On the hills around Jerusalem and throughout the country, shepherds seldom drove their flocks of sheep. They led them. Each shepherd had his own whistle, which his sheep could hear from afar, and they would move toward him at once. When shepherds met, their flocks intermingled so that even Solomon, in all his wisdom, would not have been able to separate them with justice. When the shepherds parted, one whistled softly. His sheep -- all his sheep and no others -- extricated themselves from the mass and followed him. At a pool, a shepherd could order his sheep to wait. No matter how thirsty, they would stand. While drinking, if the shepherd saw another flock coming to the pool, he could order his charges to stop drinking and they would obey. A sick lamb was always carried slung across the back of the shoulders with its belly close to the warmth of the shepherd's neck. Small stone enclosures were set up for night counting of sheep. The entrance would admit only one sheep at a time and the shepherd sat on the little wall and counted as they filed inside.
(The Day Christ Died by Jim Bishop; Nihil Obstat, Imprimatur 1957)
 Amen, amen I say to you: He that entereth not by the door into the sheepfold, but climbeth up another way, the same is a thief and a robber.  But he that entereth in by the door is the shepherd of the sheep.  To him the porter openeth; and the sheep hear his voice: and he calleth his own sheep by name, and leadeth them out.  And when he hath let out his own sheep, he goeth before them: and the sheep follow him, because they know his voice.  But a stranger they follow not, but fly from him, because they know not the voice of strangers.
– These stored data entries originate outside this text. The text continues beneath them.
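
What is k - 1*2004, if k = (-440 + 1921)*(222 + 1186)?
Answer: 2083244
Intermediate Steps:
k = 2085248 (k = 1481*1408 = 2085248)
k - 1*2004 = 2085248 - 1*2004 = 2085248 - 2004 = 2083244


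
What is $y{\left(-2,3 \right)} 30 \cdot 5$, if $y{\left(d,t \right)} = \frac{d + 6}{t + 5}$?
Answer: $75$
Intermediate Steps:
$y{\left(d,t \right)} = \frac{6 + d}{5 + t}$
$y{\left(-2,3 \right)} 30 \cdot 5 = \frac{6 - 2}{5 + 3} \cdot 30 \cdot 5 = \frac{1}{8} \cdot 4 \cdot 30 \cdot 5 = \frac{1}{2} \cdot 30 \cdot 5 = 15 \cdot 5 = 75$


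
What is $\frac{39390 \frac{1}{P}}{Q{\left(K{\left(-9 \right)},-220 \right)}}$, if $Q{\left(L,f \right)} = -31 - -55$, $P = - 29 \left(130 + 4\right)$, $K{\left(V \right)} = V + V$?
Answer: $- \frac{6565}{15544} \approx -0.42235$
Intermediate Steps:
$K{\left(V \right)} = 2 V$
$P = -3886$ ($P = \left(-29\right) 134 = -3886$)
$Q{\left(L,f \right)} = 24$ ($Q{\left(L,f \right)} = -31 + 55 = 24$)
$\frac{39390 \frac{1}{P}}{Q{\left(K{\left(-9 \right)},-220 \right)}} = \frac{39390 \frac{1}{-3886}}{24} = 39390 \left(- \frac{1}{3886}\right) \frac{1}{24} = \left(- \frac{19695}{1943}\right) \frac{1}{24} = - \frac{6565}{15544}$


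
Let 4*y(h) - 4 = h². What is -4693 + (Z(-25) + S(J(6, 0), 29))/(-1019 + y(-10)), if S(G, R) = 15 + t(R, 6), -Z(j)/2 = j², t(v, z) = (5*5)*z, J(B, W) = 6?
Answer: -4659064/993 ≈ -4691.9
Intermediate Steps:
t(v, z) = 25*z
y(h) = 1 + h²/4
Z(j) = -2*j²
S(G, R) = 165 (S(G, R) = 15 + 25*6 = 15 + 150 = 165)
-4693 + (Z(-25) + S(J(6, 0), 29))/(-1019 + y(-10)) = -4693 + (-2*(-25)² + 165)/(-1019 + (1 + (¼)*(-10)²)) = -4693 + (-2*625 + 165)/(-1019 + (1 + (¼)*100)) = -4693 + (-1250 + 165)/(-1019 + (1 + 25)) = -4693 - 1085/(-1019 + 26) = -4693 - 1085/(-993) = -4693 - 1085*(-1/993) = -4693 + 1085/993 = -4659064/993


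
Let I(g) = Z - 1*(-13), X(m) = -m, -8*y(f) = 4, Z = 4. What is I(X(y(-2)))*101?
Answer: 1717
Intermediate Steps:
y(f) = -½ (y(f) = -⅛*4 = -½)
I(g) = 17 (I(g) = 4 - 1*(-13) = 4 + 13 = 17)
I(X(y(-2)))*101 = 17*101 = 1717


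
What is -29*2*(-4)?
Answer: 232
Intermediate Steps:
-29*2*(-4) = -58*(-4) = 232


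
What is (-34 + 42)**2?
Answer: 64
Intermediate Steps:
(-34 + 42)**2 = 8**2 = 64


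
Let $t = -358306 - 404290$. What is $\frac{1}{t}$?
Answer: $- \frac{1}{762596} \approx -1.3113 \cdot 10^{-6}$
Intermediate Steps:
$t = -762596$
$\frac{1}{t} = \frac{1}{-762596} = - \frac{1}{762596}$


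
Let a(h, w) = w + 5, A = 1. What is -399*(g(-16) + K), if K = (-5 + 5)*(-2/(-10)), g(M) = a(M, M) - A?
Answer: 4788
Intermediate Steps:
a(h, w) = 5 + w
g(M) = 4 + M (g(M) = (5 + M) - 1*1 = (5 + M) - 1 = 4 + M)
K = 0 (K = 0*(-2*(-1/10)) = 0*(1/5) = 0)
-399*(g(-16) + K) = -399*((4 - 16) + 0) = -399*(-12 + 0) = -399*(-12) = 4788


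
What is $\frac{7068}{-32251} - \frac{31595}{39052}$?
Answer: $- \frac{1294989881}{1259466052} \approx -1.0282$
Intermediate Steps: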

 This proverb Jesus spoke to them. But they understood not what he spoke to them.  Jesus therefore said to them again: Amen, amen I say to you, I am the gate of the sheep.  All others, as many as have come, are thieves and robbers: and the sheep heard them not.  I am the gate. By me, if any man enter in, he shall be saved: and he shall go in, and go out, and shall find pastures.  The thief cometh not, but for to steal, and to kill, and to destroy. I am come that they may have life, and may have it more abundantly.
 I am the good shepherd. The good shepherd giveth his life for his sheep.  But the hireling, and he that is not the shepherd, whose own the sheep are not, seeth the wolf coming, and leaveth the sheep, and flieth: and the wolf catcheth, and scattereth the sheep:  And the hireling flieth, because he is a hireling: and he hath no care for the sheep.  I am the good shepherd; and I know mine, and mine know me.  As the Father knoweth me, and I know the Father: and I lay down my life for my sheep.
 And other sheep I have, that are not of this fold: them also I must bring, and they shall hear my voice, and there shall be one fold and one shepherd.  Therefore doth the Father love me: because I lay down my life, that I may take it again.  No man taketh it away from me: but I lay it down of myself, and I have power to lay it down: and I have power to take it up again. This commandment have I received of my Father.